# Download beschleunigen!!



## daniel_kulmer (30. Mai 2006)

Hallo

Ich hab eine Frage bezüglich Downloads über einen Proxy übers Netzwerk.
Die Geschwindigkeit ist vom Firewall auf 10KB/s beschränkt.
Aber in den ersten paar Sekunden gehts schneller.

Gibts eine Möglichkeit den download zu beschleunigen.

Bei manchen Spielen, für die die Ports freigeschaltet wurden, gehts es
viel schneller. Kann mir jemand sagen warum, und kann man das 
zu seinem Vorteil nutzen?

Ich bin für alle Tips dankbar.
Bitte helft mir.


----------



## network lab (30. Mai 2006)

Kommt auf die Konfig des Proxys an. Wenn die Beschränkung auf TCP-Sessions anspricht, könntest du einen Downloadmanager verwenden. Dieser baut mehrere Session zum Server auf. Wenn die Beschränkung auf IP und Port basiert, könntest du HTTP über einen anderen Port tunneln. Dazu brauchst du natürlich einen Tunnelendpunkt im Inet.

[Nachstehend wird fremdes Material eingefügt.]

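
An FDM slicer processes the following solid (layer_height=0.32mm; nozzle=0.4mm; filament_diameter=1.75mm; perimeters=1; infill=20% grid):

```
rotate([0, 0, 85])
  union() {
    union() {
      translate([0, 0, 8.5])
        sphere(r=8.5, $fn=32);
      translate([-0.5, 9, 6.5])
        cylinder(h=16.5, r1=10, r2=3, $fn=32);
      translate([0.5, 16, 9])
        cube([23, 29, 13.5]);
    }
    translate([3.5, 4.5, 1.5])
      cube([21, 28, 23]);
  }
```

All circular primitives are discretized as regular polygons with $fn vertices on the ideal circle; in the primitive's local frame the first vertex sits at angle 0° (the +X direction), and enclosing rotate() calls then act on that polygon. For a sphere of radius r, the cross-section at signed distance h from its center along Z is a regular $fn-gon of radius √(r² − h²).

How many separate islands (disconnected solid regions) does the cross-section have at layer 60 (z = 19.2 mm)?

At z = 19.2 mm: the sphere is absent (|z−center|=10.700 > r=8.5); the cone at (-0.5, 9): at t=0.770 of its height the radius interpolates to r₁+(r₂−r₁)t = 4.612, giving a regular 32-gon of that circumradius; the cube at (0.5, 16) is present — its section is the full 23×29 rectangle; Merging all regions: the 2 present regions are separate (no shared area or edge), so areas and boundary lengths simply add and each stays a separate island — 2 connected regions; the 21×28 cube at (3.5, 4.5) contributes its full rectangle; Combining (union): the regions partially overlap (shared area 331.83 mm²), so overlapping operands fuse into one piece — 1 connected region; (rotated 85° about Z; rotation is an isometry so areas/perimeters/island counts are preserved). Overall, the cross-section is a single solid region. Island count = 1.

1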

Oder du sprichst mal mit dem Admin...

Mirko


----------



## Dennis Wronka (30. Mai 2006)

Uebrigens, in den ersten paar Sekunden geht es scheinbar schneller da der Browser bereits anfaengt runter zu laden waehrend Du noch tapfer ueberlegt wohin Du das ganze speichern willst. Wenn dann das Downloadfenster angezeigt wird muss dies erstmal aufholen und somit scheint es so als wuerde schneller runtergeladen werden als dies tatsaechlich der Fall ist.


----------



## daniel_kulmer (31. Mai 2006)

Hallo

Mit dem Admin reden geht nicht,das hab ich schon versucht.

Und bei Downloads läht er manchmal dauerhaft 4-8 mal so schnell.

Einige andere, die unter Linux laden verwenden anscheinend eine IP mit 
Buchstaben, die von einem Porgramm öfters geändert wird, und laden um 
einiges schneller.

Kann mir vielleicht jemand sagen ob und wie das geht?

Ich bin für alle Tips dankbar.

Bitte helft mir


----------



## network lab (31. Mai 2006)

IP mit Buchstaben? IPv6? Poste mal ein ifconfig von so einem PC.

Mirko


----------